Ferrying fiascos have brought attention to the fact that capitalism is in crisis, again.
P&O’s absolutely shameful sacking of 800 staff with the intention of replacing them with cheaper agency staff has been almost universally condemned. That security personnel were hired to enforce the action is even more egregious. But many of those publicly criticising the move by the long-established British firm are themselves guilty of the same thing.
Sharon Graham has suspended Labour councillors in Coventry for their treatment of council workers, delivering a speech explaining her actions which pulls no punches. This comes after Sir Keir Starmer’s Labour Party, which has been very vocal in its criticism of P&O (with Starmer saying Boris Johnson sold out workers with regards to the Fire and Rehire Bill), was itself guilty of recruiting staff on insecure contracts while making redundancies.

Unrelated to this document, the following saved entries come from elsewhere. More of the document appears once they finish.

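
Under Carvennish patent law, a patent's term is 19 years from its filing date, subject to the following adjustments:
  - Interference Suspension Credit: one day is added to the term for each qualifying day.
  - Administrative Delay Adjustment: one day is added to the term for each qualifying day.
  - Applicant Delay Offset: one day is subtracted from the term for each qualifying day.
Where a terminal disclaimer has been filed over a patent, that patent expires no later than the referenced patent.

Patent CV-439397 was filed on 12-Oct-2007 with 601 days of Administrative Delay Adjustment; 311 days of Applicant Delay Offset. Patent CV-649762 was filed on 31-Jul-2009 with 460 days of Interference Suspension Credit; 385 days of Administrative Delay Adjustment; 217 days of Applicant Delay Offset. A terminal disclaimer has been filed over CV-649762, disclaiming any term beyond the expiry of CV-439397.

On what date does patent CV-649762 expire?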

The race to the bottom, which Jeremy Corbyn warned us all about and sought to address over five years ago, has reached new lows.
In Scotland, Veolia’s workers across Edinburgh and Lothians are set to strike over insulting pay offers which are net pay cuts in the face of the escalating Cost of Living Crisis.
At times where ordinary workers are being squeezed from every direction, watching huge corporations (in particular energy companies) reveal eye-watering profits has to be nothing short of galling. Instead of profits being passed on as savings for customers and decent pay rises for workers (both of whom are responsible for said profits), people are facing truly stark choices about heating, eating and indeed surviving.
A few theatrical episodes from politicians, who, as already mentioned, are equally culpable in this crisis, is not going to solve the problem. Ferrying fiascos from one sector to another isn’t either.
It’s time for radical, long-term solutions.
It’s time for industry to be run by the workers who rely on it for their livelihood and by the consumers who rely on them to deliver essential services. That will require something more than just nationalisation which delivers industry into the hands of a bureaucracy who often show little real empathy for the workers they employ.